Question: Is it true that some dark leafy greens, such as collard greens, have as much calcium as milk? I’ve heard that the calcium in dark leafy greens is not as “bioavailable.” I understand that to mean that your body cannot use it as easily or readily as the calcium in milk products. What’s the whole story?
Answer: Yes, calcium from some foods is more easily absorbed by the body, because other components of the food may increase or inhibit absorption. The calcium in both dairy products and some leafy greens is considered the most bioavailable, because the body is able to absorb and utilize most of this naturally-occurring nutrient. Here are some examples of calcium-rich foods and how well the body can use them:
|1 cup milk or yogurt||300 mg||Yes|
|1 oz cheese||200 mg||Yes|
|1 cup soy milk||300 mg||Somewhat|
|1 cup fortified orange juice||300 mg||Somewhat|
|1 cup cooked kale, mustard or collard greens||180 mg||Yes|
|1 cup broccoli||50 mg||Yes|
|4 oz canned salmon (with bones)||240 mg||Yes|
|4 oz cooked salmon filet||20 mg||Yes|
|1 cup lentils or beans||50 mg||Not really, because fiber will limit calcium absorption|
|1 cup cooked Spinach or Swiss Chard||120 mg||No, because oxalic acid in these greens prevents calcium absorption|
Things that Increase Calcium Absorption
Vitamin D (15 minutes in the sun or a 400 IU daily supplement will help)
Lactose (why dairy is such a good source)
Protein (why fish with bones, some beans are good sources)

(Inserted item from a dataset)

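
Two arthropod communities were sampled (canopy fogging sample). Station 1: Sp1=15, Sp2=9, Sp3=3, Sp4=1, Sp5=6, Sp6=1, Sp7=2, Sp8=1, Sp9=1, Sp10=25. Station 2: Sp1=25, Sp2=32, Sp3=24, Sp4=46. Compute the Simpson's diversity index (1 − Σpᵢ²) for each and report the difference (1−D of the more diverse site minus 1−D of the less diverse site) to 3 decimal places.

Station 1: N=64, proportions 0.23438, 0.14062, 0.04688, 0.01562, 0.09375, 0.01562, 0.03125, 0.01562, 0.01562, 0.39062, giving 1−D = 0.75977 (working shown to 5 dp, full precision carried).
Station 2: N=127, proportions 0.19685, 0.25197, 0.18898, 0.3622, giving 1−D = 0.73086.
Difference = |0.75977 − 0.73086| = 0.02891, i.e. 0.029 to 3 decimal places.

0.029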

Things that Inhibit Calcium Absorption
Oxalic Acid, found in spinach, Swiss Chard, berries, nuts, tea, and cocoa (these foods will not only not provide calcium, they’ll also prevent the absorption of calcium from other foods if they’re present in the GI tract at the same time)
Fiber and Phytic Acid found in fiber and legumes
What About Fortified Foods?
Fortified soy milk, almond milk, orange juice, energy bars, etc can be good sources of calcium, but they’re not as well-used by the body as naturally-occurring sources like dairy.
Moral of the Story
Best to get most of your calcium from dairy products, broccoli, and leafy greens like kale, mustard greens, collards, turnip greens, and beet greens.